Revocation cascading
When a parent agent is revoked — whether by administrator action, trust degradation to quarantine, or TTL expiry — all of its sub-agents are revoked simultaneously. The cascade is recursive:
├── Researcher (auto-revoked)
│ └── Fact-checker (auto-revoked)
└── Coder (auto-revoked)Revocation is immediate. In-flight requests from sub-agents are allowed to complete, but subsequent requests are rejected. If CAF is enabled, all certificates in the delegation tree are added to the revocation set.
TTL auto-termination
Every delegation has a mandatory TTL (time-to-live). When the TTL expires:
- The sub-agent's JWT becomes invalid
- The sub-agent's certificate (if any) is revoked
- Unspent budget returns to the parent
- The sub-agent's trust history is preserved for audit
TTL is intentionally short by default (5 minutes) to match the ephemeral certificate lifecycle. Long-running delegations can set longer TTLs, but the maximum is bounded by the parent's own remaining TTL — a sub-agent cannot outlive its parent.
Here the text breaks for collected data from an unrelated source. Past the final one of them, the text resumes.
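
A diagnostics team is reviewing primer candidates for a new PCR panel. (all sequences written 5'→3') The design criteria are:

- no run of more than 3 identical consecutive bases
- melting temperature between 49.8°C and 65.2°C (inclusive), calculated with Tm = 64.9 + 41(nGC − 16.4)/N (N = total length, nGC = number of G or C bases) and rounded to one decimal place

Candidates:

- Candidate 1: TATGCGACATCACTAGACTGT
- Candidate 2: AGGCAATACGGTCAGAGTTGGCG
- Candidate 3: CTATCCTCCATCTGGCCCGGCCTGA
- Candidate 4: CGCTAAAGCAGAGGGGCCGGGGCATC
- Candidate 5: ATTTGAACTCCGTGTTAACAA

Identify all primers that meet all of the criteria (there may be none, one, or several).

Candidate 1 (21 nt, A=6 T=6 G=4 C=5): longest run = 1 ✓; Tm = 64.9 + 41·(9 − 16.4)/21 = 50.5°C ✓ — passes.
Candidate 2 (23 nt, A=6 T=4 G=9 C=4): longest run = 2 ✓; Tm = 64.9 + 41·(13 − 16.4)/23 = 58.8°C ✓ — passes.
Candidate 3 (25 nt, A=3 T=6 G=5 C=11): longest run = 3 ✓; Tm = 64.9 + 41·(16 − 16.4)/25 = 64.2°C ✓ — passes.
Candidate 4 (26 nt, A=6 T=2 G=11 C=7): longest run = 4, exceeds 3 ✗; Tm = 64.9 + 41·(18 − 16.4)/26 = 67.4°C, outside 49.8–65.2°C ✗ — fails.
Candidate 5 (21 nt, A=7 T=7 G=3 C=4): longest run = 3 ✓; Tm = 64.9 + 41·(7 − 16.4)/21 = 46.5°C, outside 49.8–65.2°C ✗ — fails.

Candidate 1, Candidate 2 and Candidate 3.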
SDK example: bootstrap a sub-agent
import { BrainstormRouter } from "@brainstormrouter/sdk";
// Lead agent client (already authenticated)
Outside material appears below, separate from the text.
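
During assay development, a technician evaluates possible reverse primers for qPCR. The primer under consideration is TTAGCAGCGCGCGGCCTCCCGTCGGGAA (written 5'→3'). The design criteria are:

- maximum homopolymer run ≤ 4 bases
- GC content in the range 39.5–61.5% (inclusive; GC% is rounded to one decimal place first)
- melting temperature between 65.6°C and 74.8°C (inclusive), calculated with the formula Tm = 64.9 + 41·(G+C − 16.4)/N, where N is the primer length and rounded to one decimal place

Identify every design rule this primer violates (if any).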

const lead = new BrainstormRouter({
apiKey: "br_live_...",
clientCert: leadCert,
clientKey: leadKey,
});
// Provision a sub-agent for research
const sub = await lead.agents.delegate({
role: "researcher",
budget_usd: 0.5,
ttl_seconds: 300,
permissions: ["completions", "memory.read"],
});
// Create a client for the sub-agent
const researcher = new BrainstormRouter({
apiKey: sub.jwt,
clientCert: sub.certificate,
clientKey: sub.private_key,
});
// Sub-agent makes requests under its own identity
const result = await researcher.chat.completions.create({
model: "anthropic/claude-sonnet-4:floor",
messages: [{ role: "user", content: "Research Q4 market trends" }],
});
// When done, explicitly revoke (or let TTL handle it)
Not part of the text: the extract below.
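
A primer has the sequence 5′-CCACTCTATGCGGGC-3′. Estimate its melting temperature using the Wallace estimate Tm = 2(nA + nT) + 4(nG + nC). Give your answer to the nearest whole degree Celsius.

50°C

Base counts: A=2, T=3, G=4, C=6 (length 15).
Tm = 2·(2+3) + 4·(4+6) = 2·5 + 4·10 = 10 + 40 = 50°C.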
await lead.agents.revoke({ agent_id: sub.agent_id });curl
# Provision sub-agent
curl -X POST https://api.brainstormrouter.com/v1/agent/delegate \
-H "Authorization: Bearer $LEAD_JWT" \
--cert lead.crt --key lead.key \
-H "Content-Type: application/json" \
-d '{
"role": "researcher",
"budget_usd": 0.50,
"ttl_seconds": 300,
"permissions": ["completions", "memory.read"]
}'
# Use returned JWT and cert for sub-agent requests
curl https://api.brainstormrouter.com/v1/chat/completions \
-H "Authorization: Bearer $SUB_AGENT_JWT" \
--cert sub.crt --key sub.key \
-d '{"model": "anthropic/claude-sonnet-4:floor", "messages": [...]}'See Agent Identity & CAF for the certificate lifecycle and Graduated Trust for how sub-agents are evaluated independently.